At Least 26 Dead In Syria As EU Reportedly Agrees Sanctions

Antiregime protesters gather for a demonstration in the Syrian port city of Banias on May 4.

Witnesses and rights group say that at least 26 people have been killed today across Syria as thousands of protesters took to the streets for a "day of defiance" against the regime of President Bashar al-Assad.

The “Insan” human rights NGO said that the majority of the casualties came when Syrian forces shot dead 16 people in Homs, the country's third-largest city and the scene of deadly police clashes last month.

Meanwhile, Syrian state-run news agency SANA said that an "armed criminal group" opened fire fired on army and police forces in the city, killing an officer and four policemen.

Reports from Tel, north of the capital, said security forces there had also fired at a crowd of several hundred protesters, injuring several.

Protests were reported in a number of other cities, including the coastal town of Banias, where more than 5,000 protesters carried olive branches and Syrian flags.

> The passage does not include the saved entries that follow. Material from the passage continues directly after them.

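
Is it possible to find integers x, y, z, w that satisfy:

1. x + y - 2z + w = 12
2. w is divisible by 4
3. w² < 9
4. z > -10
Yes

Take x = 12, y = 0, z = 0, w = 0. Substituting into each constraint:
  (1) 12 + 0 - 2(0) + 0 = 12 ✓
  (2) 0 = 4 × 0, remainder 0 ✓
  (3) w² = (0)² = 0, and 0 < 9 ✓
  (4) 0 > -10 ✓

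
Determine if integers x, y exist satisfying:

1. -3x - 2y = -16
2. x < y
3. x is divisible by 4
Yes

Take x = 0, y = 8. Substituting into each constraint:
  (1) -3(0) - 2(8) = -16 ✓
  (2) 0 < 8 ✓
  (3) 0 = 4 × 0, remainder 0 ✓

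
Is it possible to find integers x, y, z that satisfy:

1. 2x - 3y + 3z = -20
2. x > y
Yes

Take x = 2, y = 1, z = -7. Substituting into each constraint:
  (1) 2(2) - 3(1) + 3(-7) = -20 ✓
  (2) 2 > 1 ✓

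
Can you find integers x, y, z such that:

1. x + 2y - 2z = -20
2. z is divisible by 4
Yes

Take x = 0, y = -10, z = 0. Substituting into each constraint:
  (1) 0 + 2(-10) - 2(0) = -20 ✓
  (2) 0 = 4 × 0, remainder 0 ✓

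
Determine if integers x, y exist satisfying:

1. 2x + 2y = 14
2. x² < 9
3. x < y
Yes

Take x = 0, y = 7. Substituting into each constraint:
  (1) 2(0) + 2(7) = 14 ✓
  (2) x² = (0)² = 0, and 0 < 9 ✓
  (3) 0 < 7 ✓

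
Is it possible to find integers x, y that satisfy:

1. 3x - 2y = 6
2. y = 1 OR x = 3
No

The full constraint system is jointly infeasible over the integers. Each constraint and what it forces:

  - 3x - 2y = 6: is a linear equation tying the variables together
  - y = 1 OR x = 3: forces a choice: either y = 1 or x = 3

Split on the disjunction (y = 1 OR x = 3):
  • If y = 1: with y = 1, every remaining term of the linear equation is divisible by 3, so the left side is ≡ 0 (mod 3); but the right side 8 ≡ 2 (mod 3). No integers can satisfy it.
  • If x = 3: with x = 3, every remaining term of the linear equation is divisible by 2, so the left side is ≡ 0 (mod 2); but the right side -3 ≡ 1 (mod 2). No integers can satisfy it.
Both branches are infeasible, so the system has no integer solution.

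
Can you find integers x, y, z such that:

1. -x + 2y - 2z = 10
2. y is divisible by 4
Yes

Take x = 0, y = 0, z = -5. Substituting into each constraint:
  (1) 0 + 2(0) - 2(-5) = 10 ✓
  (2) 0 = 4 × 0, remainder 0 ✓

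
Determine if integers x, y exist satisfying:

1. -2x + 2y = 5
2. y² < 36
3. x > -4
No

Even the single constraint (-2x + 2y = 5) is infeasible over the integers.

  - -2x + 2y = 5: every term on the left is divisible by 2, so the LHS ≡ 0 (mod 2), but the RHS 5 is not — no integer solution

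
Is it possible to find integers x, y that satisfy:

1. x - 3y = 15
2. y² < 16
Yes

Take x = 15, y = 0. Substituting into each constraint:
  (1) 15 - 3(0) = 15 ✓
  (2) y² = (0)² = 0, and 0 < 16 ✓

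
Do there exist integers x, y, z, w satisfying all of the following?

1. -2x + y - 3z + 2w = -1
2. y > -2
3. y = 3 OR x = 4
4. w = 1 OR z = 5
Yes

Take x = 4, y = 2, z = -1, w = 1. Substituting into each constraint:
  (1) -2(4) + 2 - 3(-1) + 2(1) = -1 ✓
  (2) 2 > -2 ✓
  (3) x = 4, target 4 ✓ (second branch holds)
  (4) w = 1, target 1 ✓ (first branch holds)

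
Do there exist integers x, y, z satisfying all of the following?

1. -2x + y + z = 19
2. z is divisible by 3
Yes

Take x = 0, y = 19, z = 0. Substituting into each constraint:
  (1) -2(0) + 19 + 0 = 19 ✓
  (2) 0 = 3 × 0, remainder 0 ✓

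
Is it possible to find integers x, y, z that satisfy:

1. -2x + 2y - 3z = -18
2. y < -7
Yes

Take x = 0, y = -9, z = 0. Substituting into each constraint:
  (1) -2(0) + 2(-9) - 3(0) = -18 ✓
  (2) -9 < -7 ✓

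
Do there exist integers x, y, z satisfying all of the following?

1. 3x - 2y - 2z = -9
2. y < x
Yes

Take x = 1, y = 0, z = 6. Substituting into each constraint:
  (1) 3(1) - 2(0) - 2(6) = -9 ✓
  (2) 0 < 1 ✓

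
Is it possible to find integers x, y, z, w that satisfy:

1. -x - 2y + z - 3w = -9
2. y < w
Yes

Take x = 0, y = 0, z = -6, w = 1. Substituting into each constraint:
  (1) 0 - 2(0) + (-6) - 3(1) = -9 ✓
  (2) 0 < 1 ✓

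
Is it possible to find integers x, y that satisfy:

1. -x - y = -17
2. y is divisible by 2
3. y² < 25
Yes

Take x = 17, y = 0. Substituting into each constraint:
  (1) (-17) + 0 = -17 ✓
  (2) 0 = 2 × 0, remainder 0 ✓
  (3) y² = (0)² = 0, and 0 < 25 ✓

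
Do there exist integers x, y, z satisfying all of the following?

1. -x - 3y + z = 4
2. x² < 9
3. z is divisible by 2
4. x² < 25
Yes

Take x = 2, y = -2, z = 0. Substituting into each constraint:
  (1) (-2) - 3(-2) + 0 = 4 ✓
  (2) x² = (2)² = 4, and 4 < 9 ✓
  (3) 0 = 2 × 0, remainder 0 ✓
  (4) x² = (2)² = 4, and 4 < 25 ✓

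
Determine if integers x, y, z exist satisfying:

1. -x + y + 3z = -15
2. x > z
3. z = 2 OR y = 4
Yes

Take x = 28, y = 4, z = 3. Substituting into each constraint:
  (1) (-28) + 4 + 3(3) = -15 ✓
  (2) 28 > 3 ✓
  (3) y = 4, target 4 ✓ (second branch holds)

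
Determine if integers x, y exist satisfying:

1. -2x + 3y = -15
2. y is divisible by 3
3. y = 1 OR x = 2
No

The full constraint system is jointly infeasible over the integers. Each constraint and what it forces:

  - -2x + 3y = -15: is a linear equation tying the variables together
  - y is divisible by 3: restricts y to multiples of 3
  - y = 1 OR x = 2: forces a choice: either y = 1 or x = 2

Split on the disjunction (y = 1 OR x = 2):
  • If y = 1: this contradicts the divisibility constraint — 1 is not a multiple of 3.
  • If x = 2: with x = 2, writing y = 3y', every remaining term of the linear equation is divisible by 9, so the left side is ≡ 0 (mod 9); but the right side -11 ≡ 7 (mod 9). No integers can satisfy it.
Both branches are infeasible, so the system has no integer solution.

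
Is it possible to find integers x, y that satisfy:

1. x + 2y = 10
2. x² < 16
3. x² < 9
Yes

Take x = 0, y = 5. Substituting into each constraint:
  (1) 0 + 2(5) = 10 ✓
  (2) x² = (0)² = 0, and 0 < 16 ✓
  (3) x² = (0)² = 0, and 0 < 9 ✓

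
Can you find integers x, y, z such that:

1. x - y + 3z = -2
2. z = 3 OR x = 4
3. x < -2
Yes

Take x = -11, y = 0, z = 3. Substituting into each constraint:
  (1) (-11) + 0 + 3(3) = -2 ✓
  (2) z = 3, target 3 ✓ (first branch holds)
  (3) -11 < -2 ✓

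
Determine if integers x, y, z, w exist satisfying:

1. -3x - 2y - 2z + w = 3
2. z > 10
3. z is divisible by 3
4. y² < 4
Yes

Take x = -11, y = 1, z = 12, w = -4. Substituting into each constraint:
  (1) -3(-11) - 2(1) - 2(12) + (-4) = 3 ✓
  (2) 12 > 10 ✓
  (3) 12 = 3 × 4, remainder 0 ✓
  (4) y² = (1)² = 1, and 1 < 4 ✓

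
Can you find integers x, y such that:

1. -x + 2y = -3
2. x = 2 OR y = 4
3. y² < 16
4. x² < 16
No

A contradictory subset is {-x + 2y = -3, x = 2 OR y = 4, y² < 16}. No integer assignment can satisfy these jointly:

  - -x + 2y = -3: is a linear equation tying the variables together
  - x = 2 OR y = 4: forces a choice: either x = 2 or y = 4
  - y² < 16: restricts y to |y| ≤ 3

Split on the disjunction (x = 2 OR y = 4):
  • If x = 2: with x = 2, every remaining term of the linear equation is divisible by 2, so the left side is ≡ 0 (mod 2); but the right side -1 ≡ 1 (mod 2). No integers can satisfy it.
  • If y = 4: this contradicts y² < 16, which requires |y| ≤ 3.
Both branches are infeasible, so the system has no integer solution.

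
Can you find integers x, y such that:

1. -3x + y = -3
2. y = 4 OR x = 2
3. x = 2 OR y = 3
Yes

Take x = 2, y = 3. Substituting into each constraint:
  (1) -3(2) + 3 = -3 ✓
  (2) x = 2, target 2 ✓ (second branch holds)
  (3) x = 2, target 2 ✓ (first branch holds)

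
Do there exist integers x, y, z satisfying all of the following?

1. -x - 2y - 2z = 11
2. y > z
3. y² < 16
Yes

Take x = -13, y = 1, z = 0. Substituting into each constraint:
  (1) 13 - 2(1) - 2(0) = 11 ✓
  (2) 1 > 0 ✓
  (3) y² = (1)² = 1, and 1 < 16 ✓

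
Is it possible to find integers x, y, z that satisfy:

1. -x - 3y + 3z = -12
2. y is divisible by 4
Yes

Take x = 12, y = 0, z = 0. Substituting into each constraint:
  (1) (-12) - 3(0) + 3(0) = -12 ✓
  (2) 0 = 4 × 0, remainder 0 ✓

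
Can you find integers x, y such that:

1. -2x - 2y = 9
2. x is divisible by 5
No

Even the single constraint (-2x - 2y = 9) is infeasible over the integers.

  - -2x - 2y = 9: every term on the left is divisible by 2, so the LHS ≡ 0 (mod 2), but the RHS 9 is not — no integer solution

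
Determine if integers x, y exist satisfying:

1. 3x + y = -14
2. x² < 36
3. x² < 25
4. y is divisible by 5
Yes

Take x = 2, y = -20. Substituting into each constraint:
  (1) 3(2) + (-20) = -14 ✓
  (2) x² = (2)² = 4, and 4 < 36 ✓
  (3) x² = (2)² = 4, and 4 < 25 ✓
  (4) -20 = 5 × -4, remainder 0 ✓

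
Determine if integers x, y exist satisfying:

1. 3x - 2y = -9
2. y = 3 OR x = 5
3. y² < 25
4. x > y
No

A contradictory subset is {3x - 2y = -9, y = 3 OR x = 5, x > y}. No integer assignment can satisfy these jointly:

  - 3x - 2y = -9: is a linear equation tying the variables together
  - y = 3 OR x = 5: forces a choice: either y = 3 or x = 5
  - x > y: bounds one variable relative to another variable

Split on the disjunction (y = 3 OR x = 5):
  • If y = 3: the equation forces x = -1, giving (y, x) = (3, -1), which violates x > y.
  • If x = 5: the equation forces y = 12, giving (x, y) = (5, 12), which violates x > y.
Both branches are infeasible, so the system has no integer solution.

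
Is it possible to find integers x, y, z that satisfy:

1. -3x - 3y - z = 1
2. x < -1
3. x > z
Yes

Take x = -3, y = 4, z = -4. Substituting into each constraint:
  (1) -3(-3) - 3(4) + 4 = 1 ✓
  (2) -3 < -1 ✓
  (3) -3 > -4 ✓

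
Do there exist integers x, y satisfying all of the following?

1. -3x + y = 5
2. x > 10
Yes

Take x = 11, y = 38. Substituting into each constraint:
  (1) -3(11) + 38 = 5 ✓
  (2) 11 > 10 ✓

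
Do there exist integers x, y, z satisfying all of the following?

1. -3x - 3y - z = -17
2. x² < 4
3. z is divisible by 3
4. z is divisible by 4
No

A contradictory subset is {-3x - 3y - z = -17, z is divisible by 3}. No integer assignment can satisfy these jointly:

  - -3x - 3y - z = -17: is a linear equation tying the variables together
  - z is divisible by 3: restricts z to multiples of 3

Modular obstruction: writing z = 3z', every remaining term of the linear equation is divisible by 3, so the left side is ≡ 0 (mod 3); but the right side -17 ≡ 1 (mod 3). No integers can satisfy it.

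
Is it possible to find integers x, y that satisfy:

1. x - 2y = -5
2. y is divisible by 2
Yes

Take x = -5, y = 0. Substituting into each constraint:
  (1) (-5) - 2(0) = -5 ✓
  (2) 0 = 2 × 0, remainder 0 ✓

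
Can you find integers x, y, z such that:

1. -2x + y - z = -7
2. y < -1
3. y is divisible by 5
Yes

Take x = 1, y = -5, z = 0. Substituting into each constraint:
  (1) -2(1) + (-5) + 0 = -7 ✓
  (2) -5 < -1 ✓
  (3) -5 = 5 × -1, remainder 0 ✓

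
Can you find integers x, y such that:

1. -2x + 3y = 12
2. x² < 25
Yes

Take x = 0, y = 4. Substituting into each constraint:
  (1) -2(0) + 3(4) = 12 ✓
  (2) x² = (0)² = 0, and 0 < 25 ✓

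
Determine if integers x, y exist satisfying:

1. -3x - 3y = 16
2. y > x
No

Even the single constraint (-3x - 3y = 16) is infeasible over the integers.

  - -3x - 3y = 16: every term on the left is divisible by 3, so the LHS ≡ 0 (mod 3), but the RHS 16 is not — no integer solution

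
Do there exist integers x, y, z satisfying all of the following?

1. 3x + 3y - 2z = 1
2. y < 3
Yes

Take x = 1, y = 0, z = 1. Substituting into each constraint:
  (1) 3(1) + 3(0) - 2(1) = 1 ✓
  (2) 0 < 3 ✓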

A rally in the capital, Damascus, drew several hundred people after Friday prayers.

A video clip posted on the Internet today purportedly from the rally showed protesters chanting, "The people want to overthrow the regime!"

Security forces reportedly opened fire at the rally, although it was not immediately clear if there were any casualties.

The casualty toll is difficult to independently verify, as foreign journalists have been barred from entering the country.

Tanks had been deployed in several cities across the nation ahead of the planned rallies.

EU Sanctions Coming

According to rights group, at least 560 protesters and some 100 soldiers have been killed in Syria since clashes erupted in mid-March, amid public demands for greater freedoms and an end to endemic corruption.

International pressure to end the violence has been building on the Assad regime ever since, and today, reports out of Brussels said that European Union diplomats agreed a package of sanctions against 13 Syrian government officials.

Officials are quoted as saying the EU agreed on an arms embargo and on an assets freeze and a visa ban for the officials, but that the sanctions will not apply to President Assad.

The measures, which must still be approved by the 27 heads of government, are expected to come into force next week.

In late April, U.S. President Barack Obama imposed new sanctions against Syrian figures, including a brother of Assad in charge of troops in the flashpoint city of Daraa.

U.S. State Department spokesman Mark Toner today reiterated the call for protesters’ rights to be upheld.

"We continue to press the Syrian government to cease violence in carrying out violence against innocent citizens who are simply demonstrating and trying to state their aspirations for a more democratic future for Syria and are being met with, as you said, arbitrary arrests and violence," he said.

Last week, the United Nations Security Council failed to agree on a European- and U.S.-backed statement condemning the Syrian government’s crackdown, amid objections from Russia and China.

Meanwhile, residents in Daraa, the cradle of the uprising, said their city was still under siege despite the government's pledge on May 5 to withdraw troops from the streets following an 11-day military operation to crush dissent.

Aid workers from the Red Cross and Red Crescent said today that they had been allowed by the Syrian government to delivery emergency supplies to the city on May 5.

“In all, we got some medical assistance in -- some medical items -- but also dressing kits, some food parcels that were given to the national society branch in Daraa to be distributed, and as well some drinking water -- 32 cubic meters of drinking water -- to Daraa itself, and then to be distributed on the spot," said Patrick Youssef, the deputy head of the Red Cross for the Near and Middle East region.

Syrian authorities today also reportedly detained prominent opposition leader
Riad Seif at the rally in Damascus, according to his daughter and human rights campaigners.

The 64-year-old Seif, a cancer sufferer, has spent a total of eight years in prison on charges of "weakening national morale" widely seen as retaliation for his criticism of Assad's autocratic rule.

The revolt in Syria has been inspired by similar uprisings in Tunisia and Egypt during what observers have labeled the “Arab Spring.”

Angered by the brutal government crackdown on demonstrators, which the United States has denounced as "barbaric," many Syrians are now calling for Assad's overthrow.

Assad, in turn, has blamed "armed terrorist groups" for instigating the violence and appears determined to quell the revolt, which poses the biggest challenge to his family's 40-year rule.

The violence culminated last week when forces loyal to Assad fired at protesters who had rallied in several cities after Friday prayers, killing more than 60 people according to rights groups.